By now, the allied cavalry had moved forward and made their presence felt. On the right, the Erbach regiment charged the horse archers, who attempted to evade, but were caught before they could move. It was a rather one-sided affair, with Erbach coming through unscathed while the archers fell back. Erbach followed up, pushing the Ottomans back again. Before the archers could recover they were charged again by Erbach and driven from the field.
|Erbach drive off the Ottoman horse archers|
|The Janissaries routed|
Fortunately the allied infantry had suffered heavy losses and needed time to rally before they could continue to advance. In the redoubt, the levy ignored this reverse and stood to their front.
The Ottoman cavalry arrived in the nick of time. A unit of sipahi charged Erbach, confident in their superior numbers. They received short shrift from their opponents, who quickly drove them from the field. On the opposite flank, the original unit of sipahi, now rallied charged the allied infantry and stopped them in their tracks. The position there was still perilous, the Veningen Gendarmes were working round the flank of the sipahi and only a unit of light cavalry was in a position to stop them.
The Ottoman commander ordered the infantry reinforcements to fall back to the next line of defence, as to advance any further would achieve little and may well only serve to increase Ottoman losses. He then mustered what forces he could and began to try and get them back to the main line of defence.

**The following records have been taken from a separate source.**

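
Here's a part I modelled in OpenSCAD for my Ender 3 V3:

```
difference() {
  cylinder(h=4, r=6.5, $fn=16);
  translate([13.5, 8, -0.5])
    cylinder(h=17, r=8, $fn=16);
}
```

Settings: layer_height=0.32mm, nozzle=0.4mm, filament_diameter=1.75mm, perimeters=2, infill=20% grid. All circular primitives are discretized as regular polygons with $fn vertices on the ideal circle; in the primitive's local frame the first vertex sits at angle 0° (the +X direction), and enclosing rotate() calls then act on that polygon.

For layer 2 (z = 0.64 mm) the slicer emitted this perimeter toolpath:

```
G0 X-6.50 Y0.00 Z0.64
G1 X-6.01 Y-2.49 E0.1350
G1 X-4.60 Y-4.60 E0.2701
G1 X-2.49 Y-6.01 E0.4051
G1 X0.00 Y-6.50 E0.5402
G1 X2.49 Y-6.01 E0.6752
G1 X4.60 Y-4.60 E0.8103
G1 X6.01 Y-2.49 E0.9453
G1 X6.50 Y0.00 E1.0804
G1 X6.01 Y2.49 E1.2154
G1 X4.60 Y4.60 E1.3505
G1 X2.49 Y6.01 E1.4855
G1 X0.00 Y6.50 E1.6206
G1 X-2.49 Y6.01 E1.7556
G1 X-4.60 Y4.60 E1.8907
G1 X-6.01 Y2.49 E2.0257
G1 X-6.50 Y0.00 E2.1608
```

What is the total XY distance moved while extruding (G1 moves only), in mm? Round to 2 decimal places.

40.60 mm

Sum the Euclidean lengths of each G1 segment: total = 40.60 mm.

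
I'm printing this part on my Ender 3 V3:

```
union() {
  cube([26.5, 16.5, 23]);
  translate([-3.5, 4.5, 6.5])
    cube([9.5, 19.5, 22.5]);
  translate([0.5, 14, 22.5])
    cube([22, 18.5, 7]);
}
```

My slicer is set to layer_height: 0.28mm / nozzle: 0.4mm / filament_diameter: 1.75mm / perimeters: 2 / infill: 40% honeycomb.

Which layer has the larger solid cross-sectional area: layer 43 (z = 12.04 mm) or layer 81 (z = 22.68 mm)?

layer 81 (z = 22.68 mm)

Layer 43 (z = 12.04): the 26.5×16.5 cube contributes its full rectangle (area 437.25 mm²); the cube at (-3.5, 4.5) (footprint 9.5×19.5) is included at this height (area 185.25 mm²); the cube at (0.5, 14) is absent (z outside [22.5, 29.5]); Taking the union: the regions partially overlap — summed areas 622.50 mm² minus the doubly-counted overlap 72.00 mm² gives 550.50 mm² — area = 550.50 mm². So its area = 550.50 mm². Layer 81 (z = 22.68): the cube (footprint 26.5×16.5) is included at this height (area 437.25 mm²); the 9.5×19.5 cube at (-3.5, 4.5) contributes its full rectangle (area 185.25 mm²); the cube at (0.5, 14) is present — its section is the full 22×18.5 rectangle (area 407.00 mm²); Combining (union): the regions partially overlap — summed areas 1029.50 mm² minus the doubly-counted overlap 168.25 mm² gives 861.25 mm² — area = 861.25 mm². So its area = 861.25 mm². Layer 81 is larger (861.25 vs 550.50 mm²).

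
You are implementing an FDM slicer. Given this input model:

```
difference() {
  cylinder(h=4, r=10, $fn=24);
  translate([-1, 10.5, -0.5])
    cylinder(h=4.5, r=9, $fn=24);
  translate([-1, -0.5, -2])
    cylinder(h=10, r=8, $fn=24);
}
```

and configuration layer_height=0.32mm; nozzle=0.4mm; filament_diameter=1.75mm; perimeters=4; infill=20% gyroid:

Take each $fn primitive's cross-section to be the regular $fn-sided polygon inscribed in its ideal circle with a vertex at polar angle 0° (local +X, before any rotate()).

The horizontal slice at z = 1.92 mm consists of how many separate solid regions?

1

At z = 1.92 mm: the cylinder: section is a regular 24-gon, circumradius r=10; the cylinder at (-1, 10.5): section is a regular 24-gon, circumradius r=9; the r=8 cylinder at (-1, -0.5) gives a regular 24-gon of circumradius 8 (constant along its height); After the difference (first − rest): starting from the r=10 cylinder, the r=9 cylinder at (-1, 10.5) partially overlaps it — only the 91.68 mm² overlap (of its 251.57 mm²) is removed, clipping the outline; the r=8 cylinder at (-1, -0.5) partially overlaps it — only the 146.34 mm² overlap (of its 198.77 mm²) is removed, clipping the outline — 1 connected region. The result has 1 disconnected region.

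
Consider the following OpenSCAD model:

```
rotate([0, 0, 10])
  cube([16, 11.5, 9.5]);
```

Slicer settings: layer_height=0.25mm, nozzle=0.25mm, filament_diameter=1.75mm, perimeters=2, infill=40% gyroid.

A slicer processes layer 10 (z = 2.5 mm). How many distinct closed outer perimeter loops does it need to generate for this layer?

1

At z = 2.5 mm: the 16×11.5 cube contributes its full rectangle; (rotated 10° about Z; rotation is an isometry so areas/perimeters/island counts are preserved). The result has 1 disconnected region.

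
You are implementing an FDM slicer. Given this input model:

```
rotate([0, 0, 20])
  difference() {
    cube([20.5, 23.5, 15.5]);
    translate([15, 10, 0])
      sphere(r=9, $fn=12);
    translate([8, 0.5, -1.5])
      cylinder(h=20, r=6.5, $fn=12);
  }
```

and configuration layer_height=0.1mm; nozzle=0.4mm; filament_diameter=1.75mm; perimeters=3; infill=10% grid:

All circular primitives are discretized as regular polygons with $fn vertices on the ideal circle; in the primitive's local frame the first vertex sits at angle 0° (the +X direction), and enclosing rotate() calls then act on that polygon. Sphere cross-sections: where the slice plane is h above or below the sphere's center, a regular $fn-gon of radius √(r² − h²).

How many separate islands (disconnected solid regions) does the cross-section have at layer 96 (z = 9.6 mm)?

At z = 9.6 mm: the cube is present — its section is the full 20.5×23.5 rectangle; the sphere at (15, 10) does not reach this height (|z−center|=9.600 > r=9); the r=6.5 cylinder at (8, 0.5) gives a regular 12-gon of circumradius 6.5 (constant along its height); Taking the first minus the rest: starting from the 20.5×23.5 cube, the r=6.5 cylinder at (8, 0.5) partially overlaps it — only the 69.81 mm² overlap (of its 126.75 mm²) is removed, clipping the outline — 1 connected region; (whole slice rotated 20° about Z — lengths, areas and connectivity unchanged). Overall, the cross-section is a single solid region. Island count = 1.

1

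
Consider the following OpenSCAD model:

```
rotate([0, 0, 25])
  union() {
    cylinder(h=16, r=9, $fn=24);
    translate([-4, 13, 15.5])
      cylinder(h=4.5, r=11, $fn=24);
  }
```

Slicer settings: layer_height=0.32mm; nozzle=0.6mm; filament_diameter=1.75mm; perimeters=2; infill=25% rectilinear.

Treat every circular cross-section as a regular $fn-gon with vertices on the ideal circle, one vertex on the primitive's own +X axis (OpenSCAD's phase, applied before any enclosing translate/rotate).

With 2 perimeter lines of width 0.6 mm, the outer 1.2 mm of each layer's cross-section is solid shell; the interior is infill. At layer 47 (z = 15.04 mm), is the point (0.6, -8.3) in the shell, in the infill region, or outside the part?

At z = 15.04 mm: the r=9 cylinder gives a regular 24-gon of circumradius 9 (constant along its height); the cylinder at (-4, 13) does not reach this height (z outside [15.5, 20]); Taking the union: only the r=9 cylinder is present, so the union is just that shape — 1 connected region; (whole slice rotated 25° about Z — lengths, areas and connectivity unchanged). Overall, the cross-section is a single solid region. Undo the 25° rotation: the query point maps to (-2.964, -7.776) in the un-rotated model frame. The nearest boundary edge runs (-4.50, -7.79)→(-2.33, -8.69); distance from the point to it = 0.60 mm. The point is inside the cross-section, 0.60 mm from the nearest boundary — within the 1.2 mm shell band (2 × 0.6).

shell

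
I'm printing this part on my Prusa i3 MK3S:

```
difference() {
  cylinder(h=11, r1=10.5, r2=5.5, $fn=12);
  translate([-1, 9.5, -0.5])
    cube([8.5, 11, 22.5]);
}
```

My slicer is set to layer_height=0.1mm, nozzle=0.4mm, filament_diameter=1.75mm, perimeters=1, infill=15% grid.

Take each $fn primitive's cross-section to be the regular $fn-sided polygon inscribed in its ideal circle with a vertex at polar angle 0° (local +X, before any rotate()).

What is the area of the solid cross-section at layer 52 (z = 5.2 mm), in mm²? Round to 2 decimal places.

198.60 mm²

At z = 5.2 mm: the cone (r1=10.5→r2=5.5) has section circumradius 8.136 here — a regular 12-gon (area = (12/2)·8.136²·sin(360°/12) = 198.60 mm²); the cube at (-1, 9.5) (footprint 8.5×11) is included at this height (area 93.50 mm²); After the difference (first − rest): starting from the cone (198.60 mm²), the 8.5×11 cube at (-1, 9.5) misses the remaining region (no effect) — area = 198.60 mm². Overall, the cross-section is a single solid region. Net area = 198.60 mm².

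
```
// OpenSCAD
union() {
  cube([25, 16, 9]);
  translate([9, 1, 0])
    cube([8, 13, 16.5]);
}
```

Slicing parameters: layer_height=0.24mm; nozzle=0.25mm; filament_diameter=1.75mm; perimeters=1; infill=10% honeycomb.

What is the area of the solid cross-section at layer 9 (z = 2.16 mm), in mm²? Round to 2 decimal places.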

An enjoyable evenings game. As you may expect, the allied infantry fire power could handle most Ottoman attacks. The Ottomans could perhaps have done with more cavalry and they could certainly have done with more space, allowing them to threaten the flanks of the allies more effectively. [A point made by Bruno Mugnai in his recent book ] . Whilst compiling this post I happened to have a telephone conversation with my friend Alasdair, a former wargaming opponent now living in Scotland. He said that he felt that even with his 12 ft table there was not enough space on the flanks to really represent the flanking tactics of the Ottoman army using 25mm figures. Perhaps I should have gone for 15mm or even 10?